Im Streit um den Kurs bei Thyssenkrupp hat Aufsichtsratschef Ulrich Lehner einzelne Investoren scharf angegriffen. Sie hätten viel getan, um den Industriegüterkonzern und seinen abgetretenen Vorstandschef Heinrich Hiesinger zu destabilisieren, sagte Lehner in einem am Mittwoch vorab veröffentlichten Interview der Wochenzeitung "Die Zeit".
Einige Aktionäre hätten Wege beschritten, "die teilweise schon als Psychoterror bezeichnet werden können". Hiesinger war im Zuge der Fusion der Stahlsparte von Thyssenkrupp mit dem Konkurrenten Tata unter Druck geraten, weil Anteilseigner wie der US-Hedgefonds Elliott oder Cevian Capital aus Schweden mehr Tempo bei dem seit langem angekündigten Umbau des Ruhrkonzerns gefordert hatten. Hiesinger hatte Ende vergangener Woche überraschend das Handtuch geworfen.
Bei der Suche nach einem Nachfolger für Hiesinger setzt Lehner nach einem Bericht des "Handelsblatts" (Mittwoch) auf eine Übergangslösung. Es laufe darauf hinaus, dass Finanzchef Guido Kerkhoff das Unternehmen bis zu einer endgültigen Personalentscheidung führen solle, berichtete die Zeitung unter Verweis auf Konzernkreise. Ein Sprecher von Thyssenkrupp wollte sich nicht zu dem Bericht äußern.

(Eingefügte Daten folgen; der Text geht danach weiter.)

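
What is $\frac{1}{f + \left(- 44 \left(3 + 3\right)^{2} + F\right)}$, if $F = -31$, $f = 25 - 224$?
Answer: $- \frac{1}{1814} \approx -0.00055127$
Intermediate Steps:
$f = -199$ ($f = 25 - 224 = -199$)
$\frac{1}{f + \left(- 44 \left(3 + 3\right)^{2} + F\right)} = \frac{1}{-199 - \left(31 + 44 \left(3 + 3\right)^{2}\right)} = \frac{1}{-199 - \left(31 + 44 \cdot 6^{2}\right)} = \frac{1}{-199 - 1615} = \frac{1}{-1814} = - \frac{1}{1814}$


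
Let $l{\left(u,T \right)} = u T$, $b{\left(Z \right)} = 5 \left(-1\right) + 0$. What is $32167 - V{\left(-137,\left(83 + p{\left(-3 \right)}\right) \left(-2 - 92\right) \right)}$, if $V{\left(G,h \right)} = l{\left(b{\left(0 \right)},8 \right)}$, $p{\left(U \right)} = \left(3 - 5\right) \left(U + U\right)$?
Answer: $32207$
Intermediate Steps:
$b{\left(Z \right)} = -5$ ($b{\left(Z \right)} = -5 + 0 = -5$)
$p{\left(U \right)} = - 4 U$ ($p{\left(U \right)} = - 2 \cdot 2 U = - 4 U$)
$l{\left(u,T \right)} = T u$
$V{\left(G,h \right)} = -40$ ($V{\left(G,h \right)} = 8 \left(-5\right) = -40$)
$32167 - V{\left(-137,\left(83 + p{\left(-3 \right)}\right) \left(-2 - 92\right) \right)} = 32167 - -40 = 32167 + 40 = 32207$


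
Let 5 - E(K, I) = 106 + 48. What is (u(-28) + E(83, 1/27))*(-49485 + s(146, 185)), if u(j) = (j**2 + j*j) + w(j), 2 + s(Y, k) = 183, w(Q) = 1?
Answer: -70011680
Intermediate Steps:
s(Y, k) = 181 (s(Y, k) = -2 + 183 = 181)
E(K, I) = -149 (E(K, I) = 5 - (106 + 48) = 5 - 1*154 = 5 - 154 = -149)
u(j) = 1 + 2*j**2 (u(j) = (j**2 + j*j) + 1 = (j**2 + j**2) + 1 = 2*j**2 + 1 = 1 + 2*j**2)
(u(-28) + E(83, 1/27))*(-49485 + s(146, 185)) = ((1 + 2*(-28)**2) - 149)*(-49485 + 181) = ((1 + 2*784) - 149)*(-49304) = ((1 + 1568) - 149)*(-49304) = (1569 - 149)*(-49304) = 1420*(-49304) = -70011680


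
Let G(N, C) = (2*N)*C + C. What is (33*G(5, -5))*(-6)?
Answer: 10890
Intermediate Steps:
G(N, C) = C + 2*C*N (G(N, C) = 2*C*N + C = C + 2*C*N)
(33*G(5, -5))*(-6) = (33*(-5*(1 + 2*5)))*(-6) = (33*(-5*(1 + 10)))*(-6) = (33*(-5*11))*(-6) = (33*(-55))*(-6) = -1815*(-6) = 10890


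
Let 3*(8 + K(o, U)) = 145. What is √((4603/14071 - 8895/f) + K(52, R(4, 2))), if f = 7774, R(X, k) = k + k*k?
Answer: √25180865512619070/25243374 ≈ 6.2862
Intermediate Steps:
R(X, k) = k + k²
K(o, U) = 121/3 (K(o, U) = -8 + (⅓)*145 = -8 + 145/3 = 121/3)
√((4603/14071 - 8895/f) + K(52, R(4, 2))) = √((4603/14071 - 8895/7774) + 121/3) = √(-89377823/109387954 + 121/3) = √(12967808965/328163862) = √25180865512619070/25243374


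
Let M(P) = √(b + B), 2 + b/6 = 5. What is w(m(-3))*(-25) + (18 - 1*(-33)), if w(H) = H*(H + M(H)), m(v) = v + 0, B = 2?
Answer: -174 + 150*√5 ≈ 161.41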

"Bei uns gibt es keine Not"
Lehner ließ offen, wie lange eine Einigung im Aufsichtsrat über die Strategie und einen neuen Unternehmenschef dauern könne. "Es wird so lange dauern, wie es dauern muss", sagte er. Forderungen nach einem Verkauf der profitablen Aufzugssparte erteilte Lehner eine klare Absage. "Das widerspräche jeglicher Vernunft." Solches Tafelsilber verkaufe man nur in der Not: "Bei uns gibt es keine Not."
Zu Wort meldete sich in der "Zeit" auch Thyssenkrupps größte Anteilseignerin, die Krupp-Stiftung. Der Vizechef des Kuratoriums, der 95-jährige Reimar Lüst, sagt der Wochenzeitung mit Blick auf den Finanzinvestor Cevian und den Hedgefonds Elliott: "Wir werden den Heuschrecken nicht das Feld überlassen, sonst verraten wir den Auftrag der Stiftung." Der Rücktritt des Thyssenkrupp-Chefs Heinrich Hiesinger hat Lüst persönlich getroffen. "Wenn wir könnten, würden wir Herrn Hiesinger sofort zurückholen. Wir haben immer hinter ihm gestanden."

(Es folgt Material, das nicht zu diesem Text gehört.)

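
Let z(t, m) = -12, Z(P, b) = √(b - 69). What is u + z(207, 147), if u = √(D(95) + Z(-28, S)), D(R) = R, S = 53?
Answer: -12 + √(95 + 4*I) ≈ -2.251 + 0.20515*I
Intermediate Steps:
Z(P, b) = √(-69 + b)
u = √(95 + 4*I) (u = √(95 + √(-69 + 53)) = √(95 + √(-16)) = √(95 + 4*I) ≈ 9.7489 + 0.2052*I)
u + z(207, 147) = √(95 + 4*I) - 12 = -12 + √(95 + 4*I)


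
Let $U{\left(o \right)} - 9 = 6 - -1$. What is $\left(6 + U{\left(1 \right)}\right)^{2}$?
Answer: $484$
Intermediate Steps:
$U{\left(o \right)} = 16$ ($U{\left(o \right)} = 9 + \left(6 - -1\right) = 9 + \left(6 + 1\right) = 9 + 7 = 16$)
$\left(6 + U{\left(1 \right)}\right)^{2} = \left(6 + 16\right)^{2} = 22^{2} = 484$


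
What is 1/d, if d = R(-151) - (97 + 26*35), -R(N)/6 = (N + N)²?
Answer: -1/548231 ≈ -1.8240e-6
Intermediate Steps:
R(N) = -24*N² (R(N) = -6*(N + N)² = -6*4*N² = -24*N²)
d = -548231 (d = -24*(-151)² - (97 + 26*35) = -24*22801 - (97 + 910) = -547224 - 1*1007 = -547224 - 1007 = -548231)
1/d = 1/(-548231) = -1/548231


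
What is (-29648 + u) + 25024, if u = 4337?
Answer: -287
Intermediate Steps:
(-29648 + u) + 25024 = (-29648 + 4337) + 25024 = -25311 + 25024 = -287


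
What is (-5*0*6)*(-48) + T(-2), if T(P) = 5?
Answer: 5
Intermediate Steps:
(-5*0*6)*(-48) + T(-2) = (-5*0*6)*(-48) + 5 = (0*6)*(-48) + 5 = 0*(-48) + 5 = 0 + 5 = 5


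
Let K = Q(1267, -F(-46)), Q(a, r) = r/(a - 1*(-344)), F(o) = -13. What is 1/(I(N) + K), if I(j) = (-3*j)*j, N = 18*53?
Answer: -1611/4398590615 ≈ -3.6625e-7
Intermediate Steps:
N = 954
Q(a, r) = r/(344 + a) (Q(a, r) = r/(a + 344) = r/(344 + a))
I(j) = -3*j**2
K = 13/1611 (K = (-1*(-13))/(344 + 1267) = 13/1611 ≈ 0.0080695)
1/(I(N) + K) = 1/(-3*954**2 + 13/1611) = 1/(-3*910116 + 13/1611) = 1/(-2730348 + 13/1611) = 1/(-4398590615/1611) = -1611/4398590615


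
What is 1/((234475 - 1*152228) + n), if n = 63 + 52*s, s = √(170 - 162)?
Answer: 41155/3387457234 - 26*√2/1693728617 ≈ 1.2128e-5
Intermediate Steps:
s = 2*√2 (s = √8 = 2*√2 ≈ 2.8284)
n = 63 + 104*√2 (n = 63 + 52*(2*√2) = 63 + 104*√2 ≈ 210.08)
1/((234475 - 1*152228) + n) = 1/((234475 - 1*152228) + (63 + 104*√2)) = 1/((234475 - 152228) + (63 + 104*√2)) = 1/(82247 + (63 + 104*√2)) = 1/(82310 + 104*√2)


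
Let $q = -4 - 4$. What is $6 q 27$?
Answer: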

Cevian-Gründungspartner Lars Förberg hingegen unterstrich seine Forderung nach einem Strategiewechsel: "In einem integrierten Verbund von U-Booten, Stahlhandel und Aufzügen können wir, wie übrigens die meisten anderen Eigentümer, keinen industriellen Sinn erkennen." Förberg kann die Kritik von Gewerkschaften an seiner Arbeit nicht nachvollziehen. Cevian arbeite "nicht gegen, sondern mit den Belegschaften. Wer wenig erfolgreich ist, riskiert Arbeitsplätze, aber wer stark und wettbewerbsfähig ist, sichert und steigert Beschäftigung."